November 2008, Series 2

As I walk through Boston Arrivals I spot the director, Jamie Goold, among the throng. Immediately I can see something’s wrong. He walks purposely over to me,
stony-faced.

‘What’s happened? [pause] Is it my dad?’

‘Yes.’

‘Is he dead?’

‘No, he’s had a heart attack.’

It’s a surreal and emotional introduction to Boston.

I phone the Freeman Hospital in Newcastle. Dad is in intensive care but able to talk.

‘Are you OK? Jesus, Dad.’

‘I’m all right, son.’

‘I’m organising a flight home first thing tomorrow.’

‘Don’t you dare get on the plane. All the family are here, and we love you and I am fine.’

‘But I want to be there.’

‘There’s nothing you can do. I know you were in
Casualty
but an actor in a hospital is about as useful as a chocolate teapot,’ he laughs, short of breath.

I really didn’t want to stay. The truth is that I was scared to death and I wanted to be with my family. I had never faced the possibility of life without Dad before and it shook me to the
core.

‘Dad, did it hurt?’ I ask, like one of Job’s Comforters, part of me wanting to know how serious it was, the other what it will be like when I go through it later on!

He says, ‘I have never felt pain like it.’

This is a man who has worked down the mines all his life and has suffered slipped discs and a crooked back, like his father, a miner before him, all of this resulting in a perpetual stoop when
he walks. He’s endured severe nerve damage in his fingers (vibration white finger) from working at the coalface but never complains. He’s always managed the pain by swimming for miles
in the North Sea, irrespective of what time of year it is. Now that’s hardcore.

‘Imagine you are in a room and the walls are closing in,’ he says. ‘And they start to squeeze your ribs from right to left and the crushing is not stopping and the pain is
getting worse. It takes a lot to drop me to my knees.’

I imagine him bent double in searing agony. I’ve never seen my father vulnerable before. Growing up, Robson Senior, or Big Rob, as he is known to his mates, was the hardest man in the
village. He’s only five-foot-nine but stocky with huge shoulders, built like a juggernaut. When people ask me to describe my father, the best word is ‘huge’. He is huge both in
character and stature, not an ounce of fat on him, and boy, could he handle himself in a fight – of which there were many. Like the time when a young guy knocked all my teeth out and Dad went
round to his house, pushed him aside and chinned his father! Or if ever he was woken up by people on the street outside, he would thunder down the stairs, give someone a smack in the mouth and ask
questions later. No one dared to interrupt his sleep. If David, Joanna, Dawn or I did, we knew not to be in the same postcode.
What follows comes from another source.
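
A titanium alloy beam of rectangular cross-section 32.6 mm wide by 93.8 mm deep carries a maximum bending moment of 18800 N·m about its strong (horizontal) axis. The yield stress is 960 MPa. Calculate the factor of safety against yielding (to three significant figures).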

My younger brother, David, inherited Dad’s build and toughness, but that gene wasn’t passed on to me. I always say, ‘A runner is better than a fighter and an ego heals faster
than a broken jaw.’

‘Make a good programme, Robson.’

‘I will, and I’ll be over to see you in six days.’
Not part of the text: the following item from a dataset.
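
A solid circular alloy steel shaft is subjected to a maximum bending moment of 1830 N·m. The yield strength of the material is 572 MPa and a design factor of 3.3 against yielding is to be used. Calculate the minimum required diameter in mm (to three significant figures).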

The phone clicks off. I exhale deeply, feeling as though there is a tight band around my head. I am poleaxed by anxiety and want to blub like a child.

Tonight we are meant to be going out on a trawler for three days in pursuit of Atlantic bluefin tuna, a fish that can grow to record sizes of over 1,400 pounds. Men risk life
and limb to hunt these creatures because one that size could be worth around half a million dollars on the Japanese market. Our timing is perfect: the bluefin are running. But after the news of my
father, and indeed the ordeal of the
Ocean Pearl
a few weeks ago, I just can’t face it. Mercifully Jamie has asked the trawlermen if we can postpone our trip until the morning,
explaining the situation, but my dad being poorly means nothing to them – they have to make a living – so they go without us.

Jamie calls a production meeting with Jonathan, the AP from the Alaska episode, cameraman Mike Carling and the sound-man Patrick Boland, and we decide to go out on the trawler at the back end of
the week. We’ll just have to pray we haven’t missed the bluefin run. We re-jig the schedule as best we can. Luckily Jamie is an expert at thinking on his feet.

After the meeting Mike takes me to one side.

‘What you’re going through with your dad – I’ve been there. If you need to talk I know exactly how you’re feeling.’